WordPress is back on three major releases per year. 7.1 is tentatively scheduled for August 19, 2026, focused on media workflow improvements and more granular user permissions. 7.2 is expected in early December, continuing Phase 3 collaboration and laying groundwork for native multilingual support. Features that weren’t ready for 7.0, including advanced connector filtering, will slide to 7.1 rather than ship unfinished. That discipline, which was missing in some earlier cycles, is the most encouraging signal from 7.0.

What I’m doing before release

Going through my own client work this week, every plugin that touches AI is on the migration list.
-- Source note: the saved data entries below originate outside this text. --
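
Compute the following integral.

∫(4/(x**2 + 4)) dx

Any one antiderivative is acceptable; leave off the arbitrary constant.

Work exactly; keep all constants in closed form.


Answer: 2*atan(x/2).


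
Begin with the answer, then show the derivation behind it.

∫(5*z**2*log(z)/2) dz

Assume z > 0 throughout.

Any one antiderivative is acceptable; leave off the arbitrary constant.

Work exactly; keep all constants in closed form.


The answer is 5*z**3*log(z)/6 - 5*z**3/18.
Step 1. Integrate ∫(5*z**2*log(z)/2) dz by parts with u = log(z), dv = (5*z**2/2) dz, so v = 5*z**3/6 [assuming z > 0]: now 5*z**3*log(z)/6 + ∫(-5*z**2/6) dz.
Step 2. Evaluate the standard form: now 5*z**3*log(z)/6 - 5*z**3/18.
Answer: 5*z**3*log(z)/6 - 5*z**3/18.


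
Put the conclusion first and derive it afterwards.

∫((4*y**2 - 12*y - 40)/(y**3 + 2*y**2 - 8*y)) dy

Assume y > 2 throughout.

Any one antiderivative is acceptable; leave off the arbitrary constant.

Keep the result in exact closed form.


The answer is 5*log(y) - 4*log(y - 2) + 3*log(y + 4).
Step 1. Decompose ∫((4*y**2 - 12*y - 40)/(y**3 + 2*y**2 - 8*y)) dy by partial fractions, (4*y**2 - 12*y - 40)/(y**3 + 2*y**2 - 8*y) = 3/(y + 4) - 4/(y - 2) + 5/y: now ∫(5/y) dy + ∫(-4/(y - 2)) dy + ∫(3/(y + 4)) dy.
Step 2. Evaluate the standard form [assuming y > -4]: now 3*log(y + 4) + ∫(5/y) dy + ∫(-4/(y - 2)) dy.
Step 3. Evaluate the standard form [assuming y > 2]: now -4*log(y - 2) + 3*log(y + 4) + ∫(5/y) dy.
Step 4. Evaluate the standard form [assuming y > 0]: now 5*log(y) - 4*log(y - 2) + 3*log(y + 4).
Answer: 5*log(y) - 4*log(y - 2) + 3*log(y + 4).


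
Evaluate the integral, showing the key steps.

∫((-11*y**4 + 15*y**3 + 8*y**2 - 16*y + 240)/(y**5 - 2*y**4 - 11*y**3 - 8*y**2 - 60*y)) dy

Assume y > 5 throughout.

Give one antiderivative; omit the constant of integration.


Step 1. Decompose ∫((-11*y**4 + 15*y**3 + 8*y**2 - 16*y + 240)/(y**5 - 2*y**4 - 11*y**3 - 8*y**2 - 60*y)) dy by partial fractions, (-11*y**4 + 15*y**3 + 8*y**2 - 16*y + 240)/(y**5 - 2*y**4 - 11*y**3 - 8*y**2 - 60*y) = 4/(y**2 + 4) - 3/(y + 3) - 4/(y - 5) - 4/y: now ∫(-4/y) dy + ∫(-4/(y - 5)) dy + ∫(-3/(y + 3)) dy + ∫(4/(y**2 + 4)) dy.
Step 2. Evaluate the standard form [assuming y > -3]: now -3*log(y + 3) + ∫(-4/y) dy + ∫(-4/(y - 5)) dy + ∫(4/(y**2 + 4)) dy.
Step 3. Evaluate the standard form [assuming y > 5]: now -4*log(y - 5) - 3*log(y + 3) + ∫(-4/y) dy + ∫(4/(y**2 + 4)) dy.
Step 4. Evaluate the standard form [assuming y > 0]: now -4*log(y) - 4*log(y - 5) - 3*log(y + 3) + ∫(4/(y**2 + 4)) dy.
Step 5. Evaluate the standard form: now -4*log(y) - 4*log(y - 5) - 3*log(y + 3) + 2*atan(y/2).
Answer: -4*log(y) - 4*log(y - 5) - 3*log(y + 3) + 2*atan(y/2).


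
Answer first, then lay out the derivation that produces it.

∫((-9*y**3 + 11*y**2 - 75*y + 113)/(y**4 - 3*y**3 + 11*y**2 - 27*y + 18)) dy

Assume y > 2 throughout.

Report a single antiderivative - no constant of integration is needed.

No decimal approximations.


The answer is -5*log(y - 2) - 4*log(y - 1) - 2*atan(y/3)/3.
Step 1. Decompose ∫((-9*y**3 + 11*y**2 - 75*y + 113)/(y**4 - 3*y**3 + 11*y**2 - 27*y + 18)) dy by partial fractions, (-9*y**3 + 11*y**2 - 75*y + 113)/(y**4 - 3*y**3 + 11*y**2 - 27*y + 18) = -2/(y**2 + 9) - 4/(y - 1) - 5/(y - 2): now ∫(-5/(y - 2)) dy + ∫(-4/(y - 1)) dy + ∫(-2/(y**2 + 9)) dy.
Step 2. Evaluate the standard form [assuming y > 2]: now -5*log(y - 2) + ∫(-4/(y - 1)) dy + ∫(-2/(y**2 + 9)) dy.
Step 3. Evaluate the standard form [assuming y > 1]: now -5*log(y - 2) - 4*log(y - 1) + ∫(-2/(y**2 + 9)) dy.
Step 4. Evaluate the standard form: now -5*log(y - 2) - 4*log(y - 1) - 2*atan(y/3)/3.
Answer: -5*log(y - 2) - 4*log(y - 1) - 2*atan(y/3)/3.


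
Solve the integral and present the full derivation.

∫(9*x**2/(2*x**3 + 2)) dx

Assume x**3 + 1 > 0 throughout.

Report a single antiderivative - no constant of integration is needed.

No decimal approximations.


Step 1. Substitute u = x**3 + 1, turning ∫(9*x**2/(2*x**3 + 2)) dx into ∫(3/(2*u)) du: now ∫(3/(2*u)) du.
Step 2. Evaluate the standard form [assuming u > 0]: now 3*log(u)/2.
Step 3. Substitute back u = x**3 + 1: now 3*log(x**3 + 1)/2.
Answer: 3*log(x**3 + 1)/2.


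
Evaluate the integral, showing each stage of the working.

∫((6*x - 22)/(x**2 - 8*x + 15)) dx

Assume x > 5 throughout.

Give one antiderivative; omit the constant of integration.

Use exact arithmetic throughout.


Step 1. Decompose ∫((6*x - 22)/(x**2 - 8*x + 15)) dx by partial fractions, (6*x - 22)/(x**2 - 8*x + 15) = 2/(x - 3) + 4/(x - 5): now ∫(4/(x - 5)) dx + ∫(2/(x - 3)) dx.
Step 2. Evaluate the standard form [assuming x > 5]: now 4*log(x - 5) + ∫(2/(x - 3)) dx.
Step 3. Evaluate the standard form [assuming x > 3]: now 4*log(x - 5) + 2*log(x - 3).
Answer: 4*log(x - 5) + 2*log(x - 3).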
The ones with their own API key field move first, because that’s the change users notice most: the field disappears from the plugin and moves to the Connectors screen. Lower maintenance surface, cleaner support conversations.

The breaking one to check next: custom admin pages and list views. Anything subclassing WP_List_Table needs verification against DataViews. Test in a 7.0 staging environment before scheduling the production update.

After that: test using_model_preference() with at least two providers. Model behavior diverges in ways that only show up in production, especially with structured JSON outputs where not every provider is equally reliable.

Before client projects go live on 7.0: set API keys via environment variable or PHP constant, not through the Connectors screen. As long as Trac #64789 is open, the DB path is the weaker option. And if real-time co-editing is on the feature list for a client, verify the host’s WebSocket story before committing to a launch date.

The AI Client dev note with all the builder methods is on the Core blog. So is the full release schedule through May 20.